The gospel last Sunday was from Luke 15 on the lost sheep, the lost drachma, and the prodigal son. In my priest’s homily, he mentioned the Act of Contrition, specifically the line “because You are so good, and with the help of Your grace, I will not sin again“.  He noted that some people add words: “because You are so good, and with the help of Your grace, I will try not to sin again“. This is a contradiction. Saying that you will try, means this is subjective and non-committal. I will try, as long as there is nothing else I would rather be doing. While God has promised, and shown mercy, and loved us unconditionally (and mind you, we fully acknowledge this), all we can give Him in return is a weak, “I guess I can try?”  God’s goodness, grace, and mercy are absolute, and there cannot be a contradiction to our own acknowledgement of this.  

Yes, overcoming sin is hard. But we need to do our best, not just try. We cannot cease and we cannot faint. We do not know how we will be tested, but we have to put in our best efforts. In The Return Of The King, the army of Rohan, led by King Theoden, prepares to defend Minas Tirith against the dark forces who are much greater in number. As King Theoden rallies the troops to fight what looks like a losing battle far away from home, he tells them, “Strike wherever the enemy gathers. Other plans we cannot make, for we know not yet how things stand upon the field. Forth now, and fear no darkness!”  

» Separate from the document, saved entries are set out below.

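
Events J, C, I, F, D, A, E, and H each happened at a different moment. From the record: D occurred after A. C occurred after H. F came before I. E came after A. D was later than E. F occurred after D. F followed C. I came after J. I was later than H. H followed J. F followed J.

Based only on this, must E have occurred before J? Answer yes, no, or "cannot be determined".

No chain of stated constraints runs from E to J, and none runs from J to E either.
So the relative order of E and J is not fixed by the given facts.

cannot be determined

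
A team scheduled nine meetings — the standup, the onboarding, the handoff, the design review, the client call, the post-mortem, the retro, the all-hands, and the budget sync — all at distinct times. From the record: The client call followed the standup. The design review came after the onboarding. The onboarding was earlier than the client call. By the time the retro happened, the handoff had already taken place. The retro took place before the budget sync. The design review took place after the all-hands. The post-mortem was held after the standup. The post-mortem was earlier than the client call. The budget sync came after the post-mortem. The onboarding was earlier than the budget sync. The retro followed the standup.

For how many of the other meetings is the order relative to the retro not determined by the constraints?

Forced before the retro: the handoff and the standup; forced after the retro: the budget sync.
That leaves the all-hands, the client call, the design review, the onboarding, and the post-mortem with no forced order relative to the retro — 5.

5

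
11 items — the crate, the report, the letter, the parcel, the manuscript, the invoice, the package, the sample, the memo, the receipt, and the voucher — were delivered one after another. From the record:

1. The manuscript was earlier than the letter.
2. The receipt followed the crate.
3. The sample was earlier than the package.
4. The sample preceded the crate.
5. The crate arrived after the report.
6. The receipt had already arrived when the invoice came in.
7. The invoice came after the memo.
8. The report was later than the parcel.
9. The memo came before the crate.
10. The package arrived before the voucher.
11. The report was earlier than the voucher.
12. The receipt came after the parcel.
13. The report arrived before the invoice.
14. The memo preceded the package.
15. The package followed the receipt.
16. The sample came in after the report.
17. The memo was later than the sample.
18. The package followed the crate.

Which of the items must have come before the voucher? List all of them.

Directly stated before the voucher: the package and the report.
The crate reaches the voucher via the crate → the package → the voucher.
The memo reaches the voucher via the memo → the package → the voucher.
The parcel reaches the voucher via the parcel → the report → the voucher.
Likewise the receipt and the sample each reach the voucher by chaining the stated constraints.

the crate, the memo, the package, the parcel, the receipt, the report, the sample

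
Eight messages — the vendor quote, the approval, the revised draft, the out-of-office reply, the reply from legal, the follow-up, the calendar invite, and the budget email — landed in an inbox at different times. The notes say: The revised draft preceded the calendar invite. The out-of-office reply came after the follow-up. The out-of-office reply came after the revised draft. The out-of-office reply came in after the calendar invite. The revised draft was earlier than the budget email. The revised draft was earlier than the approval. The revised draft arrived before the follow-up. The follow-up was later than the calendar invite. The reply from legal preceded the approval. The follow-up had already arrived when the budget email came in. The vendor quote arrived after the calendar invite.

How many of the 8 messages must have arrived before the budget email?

3

Directly stated before the budget email: the follow-up and the revised draft.
The calendar invite reaches the budget email via the calendar invite → the follow-up → the budget email.
No chain forces the approval (or any of the others) ahead of the budget email.
That's the calendar invite, the follow-up, and the revised draft — 3 in all.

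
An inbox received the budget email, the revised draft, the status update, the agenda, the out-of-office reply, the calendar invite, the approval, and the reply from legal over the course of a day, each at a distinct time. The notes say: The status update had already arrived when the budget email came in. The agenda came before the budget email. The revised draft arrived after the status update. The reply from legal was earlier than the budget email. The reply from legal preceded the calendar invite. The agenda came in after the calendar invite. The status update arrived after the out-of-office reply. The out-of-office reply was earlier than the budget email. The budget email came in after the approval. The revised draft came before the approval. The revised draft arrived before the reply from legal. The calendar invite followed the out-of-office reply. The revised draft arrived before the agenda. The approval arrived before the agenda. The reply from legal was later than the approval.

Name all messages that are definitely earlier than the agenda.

Directly stated before the agenda: the approval, the calendar invite, and the revised draft.
The out-of-office reply reaches the agenda via the out-of-office reply → the calendar invite → the agenda.
The reply from legal reaches the agenda via the reply from legal → the calendar invite → the agenda.
The status update reaches the agenda via the status update → the revised draft → the agenda.
No chain forces the budget email ahead of the agenda.

the approval, the calendar invite, the out-of-office reply, the reply from legal, the revised draft, the status update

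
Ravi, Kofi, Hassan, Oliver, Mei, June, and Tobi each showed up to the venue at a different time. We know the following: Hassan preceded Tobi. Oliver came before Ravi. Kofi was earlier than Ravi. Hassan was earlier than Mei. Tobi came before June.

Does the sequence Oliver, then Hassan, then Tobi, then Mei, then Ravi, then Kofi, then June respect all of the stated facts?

The constraints require Kofi before Ravi, but in the proposed sequence Ravi appears ahead of Kofi. That one violation is enough.

no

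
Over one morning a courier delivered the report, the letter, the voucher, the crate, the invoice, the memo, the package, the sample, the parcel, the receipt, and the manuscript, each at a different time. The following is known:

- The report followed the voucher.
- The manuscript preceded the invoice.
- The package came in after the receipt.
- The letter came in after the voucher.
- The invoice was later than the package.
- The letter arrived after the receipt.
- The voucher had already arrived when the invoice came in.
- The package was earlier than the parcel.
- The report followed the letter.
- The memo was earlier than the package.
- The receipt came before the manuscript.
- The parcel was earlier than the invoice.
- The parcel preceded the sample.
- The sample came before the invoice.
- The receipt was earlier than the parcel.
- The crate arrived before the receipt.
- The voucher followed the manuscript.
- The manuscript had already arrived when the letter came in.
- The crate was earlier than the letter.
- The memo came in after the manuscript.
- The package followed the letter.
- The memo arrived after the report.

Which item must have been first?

the crate

The crate has a chain of constraints placing it before every other item, so the crate must be first.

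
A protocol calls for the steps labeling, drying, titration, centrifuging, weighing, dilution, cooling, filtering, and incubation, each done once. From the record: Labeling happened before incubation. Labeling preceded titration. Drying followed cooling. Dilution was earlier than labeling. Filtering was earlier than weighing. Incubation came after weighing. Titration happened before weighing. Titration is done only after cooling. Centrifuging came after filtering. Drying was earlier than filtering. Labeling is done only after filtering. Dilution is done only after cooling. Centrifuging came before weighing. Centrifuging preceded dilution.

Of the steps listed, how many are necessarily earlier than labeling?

5

Directly stated before labeling: dilution and filtering.
Centrifuging reaches labeling via centrifuging → dilution → labeling.
Cooling reaches labeling via cooling → dilution → labeling.
Drying reaches labeling via drying → filtering → labeling.
No chain forces incubation (or any of the others) ahead of labeling.
That's centrifuging, cooling, dilution, drying, and filtering — 5 in all.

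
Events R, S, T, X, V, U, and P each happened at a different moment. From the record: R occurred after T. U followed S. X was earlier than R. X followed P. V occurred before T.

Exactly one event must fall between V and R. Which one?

T

Tracing the constraints gives V → T → R, so T sits after V and before R.
No other event is forced both after V and before R.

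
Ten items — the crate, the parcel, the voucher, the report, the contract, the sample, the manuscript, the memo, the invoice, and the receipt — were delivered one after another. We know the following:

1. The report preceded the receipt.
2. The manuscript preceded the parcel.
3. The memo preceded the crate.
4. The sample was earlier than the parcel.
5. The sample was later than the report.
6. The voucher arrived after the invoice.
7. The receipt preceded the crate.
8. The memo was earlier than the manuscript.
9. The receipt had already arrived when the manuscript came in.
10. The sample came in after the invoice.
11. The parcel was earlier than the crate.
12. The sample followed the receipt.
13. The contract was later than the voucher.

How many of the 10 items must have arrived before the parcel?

6

Directly stated before the parcel: the manuscript and the sample.
The invoice reaches the parcel via the invoice → the sample → the parcel.
The memo reaches the parcel via the memo → the manuscript → the parcel.
The receipt reaches the parcel via the receipt → the sample → the parcel.
Likewise the report reaches the parcel by chaining the stated constraints.
That's the invoice, the manuscript, the memo, the receipt, the report, and the sample — 6 in all.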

It is a constant battle but the battle itself is worth it. After all, we are fighting against sin and death — this is reason enough to fight. The very act of fighting sin with all our effort is already a win, already a step forward. These battles may be lost, but they are worth fighting simply because they are a battle for Good. Remember that God gives us the strength so that we can do whatever it is we need to do at the present moment, and we also draw strength from one another in our battles so that we can work to overcome sin and death.  

(Today’s OXYGEN by Felicia Zou)

Prayer: Father, grant us the strength to take one more step in our fight against sin, grant us the grace to muster up our courage to face down temptation, grant us love for one another as we journey together in our battle against death. 

Thanksgiving: Father, thank you for your everlasting love for us. May we never take your love for granted.